Ik knik. ‘Maar vergeet Marieke niet. Pallieter kon niet zonder
zijn Marieke.’
Ik zie hem lachen, die vijfjarige jongen van mij. Een beetje
verlegen zelfs. ‘Ik denk dat ze verliefd zijn, papa. Zoals Kaat en Dieter in de
klas. Gisteren hebben die elkaar in de bouwhoek op mond gekust. Bah! Zo vies!’

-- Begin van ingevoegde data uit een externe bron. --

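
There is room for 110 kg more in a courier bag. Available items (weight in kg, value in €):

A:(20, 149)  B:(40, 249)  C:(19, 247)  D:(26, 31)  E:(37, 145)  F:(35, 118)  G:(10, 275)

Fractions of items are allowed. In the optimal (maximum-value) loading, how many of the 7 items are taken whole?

4

Greedy by value/weight ratio, highest first.
Order: G (275/10=27.50) > C (247/19=13.00) > A (149/20=7.45) > B (249/40=6.22) > E (145/37=3.92) > F (118/35=3.37) > D (31/26=1.19)
Fill: take G (10 @ 275) → take C (19 @ 247) → take A (20 @ 149) → take B (40 @ 249) → take 21/37 of E → 82.30; 110/110 used.
4 item(s) taken whole; one partial (take 21/37 of E).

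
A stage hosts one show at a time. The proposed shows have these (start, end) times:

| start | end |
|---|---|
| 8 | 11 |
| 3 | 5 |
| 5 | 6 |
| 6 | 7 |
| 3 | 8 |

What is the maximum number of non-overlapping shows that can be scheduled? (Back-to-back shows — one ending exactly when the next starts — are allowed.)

4

By end time: (3,5), (5,6), (6,7), (3,8), (8,11).
Pick (3,5); next start ≥ 5 → (5,6); next start ≥ 6 → (6,7); next start ≥ 7 → (8,11).
Selected 4 shows.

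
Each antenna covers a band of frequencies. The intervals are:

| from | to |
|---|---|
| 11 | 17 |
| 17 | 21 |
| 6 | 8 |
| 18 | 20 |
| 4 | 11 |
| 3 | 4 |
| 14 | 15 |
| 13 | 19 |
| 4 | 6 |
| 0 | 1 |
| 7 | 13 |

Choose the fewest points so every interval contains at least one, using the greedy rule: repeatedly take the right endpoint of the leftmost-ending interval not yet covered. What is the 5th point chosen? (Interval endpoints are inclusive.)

By right end: [0,1]  [3,4]  [4,6]  [6,8]  [4,11]  [7,13]  [14,15]  [11,17]  [13,19]  [18,20]  [17,21]
[0,1] uncovered → point at 1; [3,4] uncovered → point at 4; [6,8] uncovered → point at 8; [14,15] uncovered → point at 15; [18,20] uncovered → point at 20.
Points: 1, 4, 8, 15, 20 (5 total).

20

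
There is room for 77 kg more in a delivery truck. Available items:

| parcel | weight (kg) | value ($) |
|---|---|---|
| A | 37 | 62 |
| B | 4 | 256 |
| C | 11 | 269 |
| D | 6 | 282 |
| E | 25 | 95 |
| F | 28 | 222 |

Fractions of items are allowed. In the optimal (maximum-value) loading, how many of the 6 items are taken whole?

Sort by value per unit weight and fill in that order.
Ratios (sorted): B 64.00, D 47.00, C 24.45, F 7.93, E 3.80, A 1.68
take B (4 @ 256); take D (6 @ 282); take C (11 @ 269); take F (28 @ 222); take E (25 @ 95); take 3/37 of A → 5.03. Capacity used 77/77.
5 item(s) taken whole; one partial (take 3/37 of A).

5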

Een fijne glimlach zet zich op mijn mond. Ondertussen rijden
we een ander beeld voorbij, tegenover het park. Het stelt een jongeman voor met
de handen in de zakken. Hij heeft het hoofd in de nek gelegd. Ik geloof dat hij
een liedje fluit.
‘Weet je wie daar staat?’ vraag ik. Mijn zoon schudt zijn
hoofd. ‘Dat is ook een beeld van Pallieter. Nog een.’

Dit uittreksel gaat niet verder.